Il est observé d'ailleurs que l'article L 180 alinéa 2 du Livre des procédures fiscales use tout aussi clairement du terme 'révélé par le document enregistré ou présenté' et qu'il ne saurait être fait l'amalgame entre deux sens très précis du verbe 'révéler' sans dénaturer la portée des conditions posées par le législateur pour faire apparaître l'exigibilité des droits d'enregistrement et taxes assimilées selon les situations, diverses, dans lesquelles ces droits sont susceptibles d'être appelés.
C'est en conséquence à bon droit que l'Association L'ARCHE DE MARIE soutient que la procédure de vérification de comptabilité mise en oeuvre ne pouvait être l'utile support de l'appel des droits de donation dès lors qu'elle a fait retour de l'imprimé numéro 2735 vierge de toute mention de nature à établir une 'révélation' au sens de l'article 757 alinéa
2 du Code Général des Impôts, base de la taxation appliquée sur le fondement de ce même texte pris en son alinéa 1er.
Le jugement est donc infirmé sans qu'il soit nécessaire d'examiner les autres moyens invoqués par l'Association L'ARCHE DE MARIE et la demande de cette dernière tendant à la décharge des impositions et pénalités est accueillie.

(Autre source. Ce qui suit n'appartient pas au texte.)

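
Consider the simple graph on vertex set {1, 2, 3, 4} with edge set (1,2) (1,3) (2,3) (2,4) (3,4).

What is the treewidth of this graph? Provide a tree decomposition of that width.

The largest bag has 3 vertices, giving width 2; this decomposition certifies tw(G) ≤ 2. For the lower bound, the 3 vertices {1, 2, 3} are pairwise adjacent, and any tree decomposition puts a clique entirely inside one bag — forcing width ≥ 2. The upper and lower bounds meet at 2, so that is the treewidth.

Treewidth 2.
One such decomposition:
Bags: B1 = {2, 3, 4}  B2 = {1, 2, 3}
Tree: B1–B2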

Pendant le procès sur le recours de l'Association L'ARCHE DE MARIE, l'administration des Impôts est condamnée aux dépens de première instance et d'appel.
Il y a lieu en outre d'allouer à l'Association L'ARCHE DE MARIE une indemnité de 3000 Euros sur le fondement de l'article 700 du Code de Procédure Civile.
III DÉCISION
LA COUR
INFIRME le jugement déféré,
STATUANT de nouveau,
ANNULE l'avis de mise en recouvrement numéro 040700024 émanant de la Recette des Impôts de Rennes Sud en date du 16 juillet 2004 et décharge avec toutes conséquences de droit L'ARCHE DE MARIE ASSOCIATION CONGRÉGATION L'ENCLAVE - INCARDINEE des droits de donation et des pénalités visés aux termes dudit avis de mise en recouvrement,
CONDAMNE l'Administration des Impôts Direction Générale des Finances Publiques représentée par Monsieur ... ... des Services Fiscaux d'Ille et Vilaine à payer à L'ARCHE DE MARIE ASSOCIATION CONGRÉGATION L'ENCLAVE - INCARDINEE une indemnité de TROIS MILLE EUROS (3000 Euros) sur le fondement de l'article 700 du Code de Procédure Civile,
CONDAMNE l'Administration des Impôts Direction Générale des Finances Publiques représentée par Monsieur ... ... des Services Fiscaux d'Ille et Vilaine aux dépens de première instance et aux dépens d'appel ; autorise la SCP GAUTIER L'HERMITTE, avoués associés, à les recouvrer conformément à l'article 699 du Code de Procédure Civile.